I was a little disappointed with the last few animated Star Wars series but I'll definitely check this one out.


----------



## Marius Merganser (Sep 29, 2021)

Found this thread again and thought I'd check in after watching the series.

Without spoilers:

E1 "The Duel" was pretty good.  Classic story, nice rotoscoping, kind of like Star Wars in feudal Japan.  Fourth favorite episode.
E2 "Tatooine Rhapsody" is probably my favorite.  This is a fun story with great characters. 
E3 "The Twins".  Not sure if this was a parody or not.  Animation is super busy with lots of anime tropes but ridiculously over the top and lots of copied scenes from the movies.
E4 "The Village Bride" I didn't find very interesting.  Not very memorable.
E5 "The Ninth Jedi"  Great story, amazing animation, some original ideas and twists. Second favorite episode.
E6 "TO-B1" Great name for a droid but it's Astroboy and MegaMan and Star Wars in a blender. Didn't like it.
E7 "The Elder" also wasn't very good, imo.  Animation and acting felt very stifled. 
E8 "Lop and Ocho"  Star Wars is now furry.  Lop, the alien bunny, is going to be pretty popular.  Third favorite episode.
E9 "Akakiri" Didn't like this one at all.  Other than glowy swords, didn't feel like Star Wars.


----------



## Miles Marsalis (Sep 29, 2021)

I hadn't heard about this until my girlfriend told me about it on Friday because her sister wanted to come over to see it since we have Disney+, but at first I was a little skeptical about how much I'd like this since anime anthologies can be hit or miss. I wound up enjoying all the shorts, though; for me, there were no bad notes and a couple of my favorite studios unexpectedly made shorts and I'm always happy to see more from Science SARU.

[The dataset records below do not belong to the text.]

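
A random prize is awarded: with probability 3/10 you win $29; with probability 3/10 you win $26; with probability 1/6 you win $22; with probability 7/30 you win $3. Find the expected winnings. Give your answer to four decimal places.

E[payout] = 29·3/10 + 26·3/10 + 22·1/6 + 3·7/30
 = 87/10 + 39/5 + 11/3 + 7/10
 = 313/15

20.8667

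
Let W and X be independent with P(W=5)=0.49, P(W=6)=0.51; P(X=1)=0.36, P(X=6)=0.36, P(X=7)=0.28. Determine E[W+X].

E[W+X] = Σ_w Σ_x (w+x) · P(W=w)P(X=x)
 = 6·0.1764 + 11·0.1764 + 12·0.1372 + 7·0.1836 + 12·0.1836 + 13·0.1428
 = 1.0584 + 1.9404 + 1.6464 + 1.2852 + 2.2032 + 1.8564
 = 9.99

9.99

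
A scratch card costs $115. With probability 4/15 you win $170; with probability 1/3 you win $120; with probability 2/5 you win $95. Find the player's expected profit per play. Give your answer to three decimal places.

E[payout] = 170·4/15 + 120·1/3 + 95·2/5
 = 136/3 + 40 + 38
 = 370/3
Net = 370/3 - 115 = 25/3

8.333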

We had divided opinions over the which ones were the best, but everybody agree there were close contenders . My favorite was The Ninth Jedi, my girlfriend's was Akariri, her sister and our roommate had The Village Bride as their best.

Nerding out, The Ninth Jedi was favorite because it hit all the right notes in terms in characters, action, and twists, especially with the big twist.

The Village Bride reminded somewhat of a Studio Ghibli production. (Imagine if they had done one.) I liked the protagonist, but also dug the references to The Hidden Fortress and the wandering ronin trope that The Duel also picked up on.

The Duel was interesting because of the non-standard protagonist, which I'm not going to discuss because of spoilers, but they definitely took the lightsaber umbrella from Shadow.

Tatooine Rhapsody ended differently than I expected and I liked that, along with the music.

TO-B1 was alright, though I admit I do shill for Science SARU.

The Elder was pretty standard, but message on mortality and the mentor won me, but this was probably me least favorite.

The Twins was typical over-the-top Studio Trigger, but it was funny and entertaining.

Lop and Ocho liked completely especially the message about found families and the ending actually made girlfriend cry. I'll admit it got me a bit too.

Akakiri was another near favorite, not just because it was Science Saru's work, but because of how different it was, the tone it set, and similarities to The Hidden Fortress, which I think inspired Star Wars in the first place. The ending was real and I respect that.

TL;DR, the series is good and I'd recommend it.


----------